What’s the strangest thing you’ve ever caught at sea?
A dead whale! The smelliest, nastiest… it hadn’t been dead long, maybe a few months, most of the meat was still there but it was rotten. It was probably the stinkiest most disgustin’ smell you can ever smell in your whole life. When I was cuttin’ it out of the net I was just pukin’, it was nasty. For about 3 months afterwards the boat still smelled like it, you had to throw every piece of clothin’ away, we tried to bleach one of the bones… but no mater what you did there was no getting rid of that smell.
If you could change anything in the fishing industry, what would it be?
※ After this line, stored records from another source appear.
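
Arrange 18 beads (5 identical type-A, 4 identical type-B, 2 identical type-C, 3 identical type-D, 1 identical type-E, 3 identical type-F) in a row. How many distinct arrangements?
18! / (5! × 4! × 2! × 3! × 1! × 3!) = 30875644800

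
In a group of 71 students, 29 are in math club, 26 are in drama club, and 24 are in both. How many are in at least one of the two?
|A∪B| = |A| + |B| - |A∩B| = 29 + 26 - 24 = 31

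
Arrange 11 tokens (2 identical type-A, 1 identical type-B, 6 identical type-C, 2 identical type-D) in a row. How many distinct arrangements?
11! / (2! × 1! × 6! × 2!) = 13860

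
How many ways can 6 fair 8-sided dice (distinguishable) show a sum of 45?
Coefficient of x^45 in (x + x² + ... + x^8)^6. By inclusion-exclusion on dice exceeding 8: Σ_j (-1)^j C(6,j)·C(45-1-8j, 5) = C(6,0)·C(44,5) - C(6,1)·C(36,5) + C(6,2)·C(28,5) - C(6,3)·C(20,5) + C(6,4)·C(12,5) = 1·1086008 - 6·376992 + 15·98280 - 20·15504 + 15·792 = 56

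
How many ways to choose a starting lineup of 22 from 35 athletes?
C(35,22) = 35!/(22!×13!) = 1476337800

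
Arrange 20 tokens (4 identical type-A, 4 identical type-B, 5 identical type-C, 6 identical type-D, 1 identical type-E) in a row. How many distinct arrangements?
20! / (4! × 4! × 5! × 6! × 1!) = 48886437600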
Havin’ to throw fish overboard. Bring it in, utilize it, think of some better way to make us fish cleaner, but be able to bring in everything we catch. Even if it’s say… the by catch of halibut, bring it to town, maybe someone gets half of the money for those kind of fish, it goes to NMFS, maybe goes to whoever, somebody who will make the industry better so we don’t have to keep throwin’ this stuff over.
What’s your biggest challenge as a young skipper?
Tryin’ to keep up with my two brothers!
What’s your favorite thing to eat while out at sea?
Oh, I dunno…I like a good breakfast, always eat a good breakfast.
Rex sole or rock sole, any flatfish is probably my favorite, but I don’t eat round fish much because I don’t like bones. But if it’s de-boned… but flatfish, sole.
Where do you see yourself and the fishing industry in 10 years?
Myself maybe owning part or most of this boat, and in 10 years I hope to be one of the most looked up to skippers in this town like my brothers are now, I’d like to have a good reputation, and I’d like to see this industry as strong as it is now.
What do you do when you’re not fishing?
Golf is a major one for me, walking my dog. Dirt bike ridin’ in the summer with my nephew. There’s not much I do in the winter though… But golf is the biggest one that I’ve always wanted to do, if I could make enough money I would like to go back and do it again.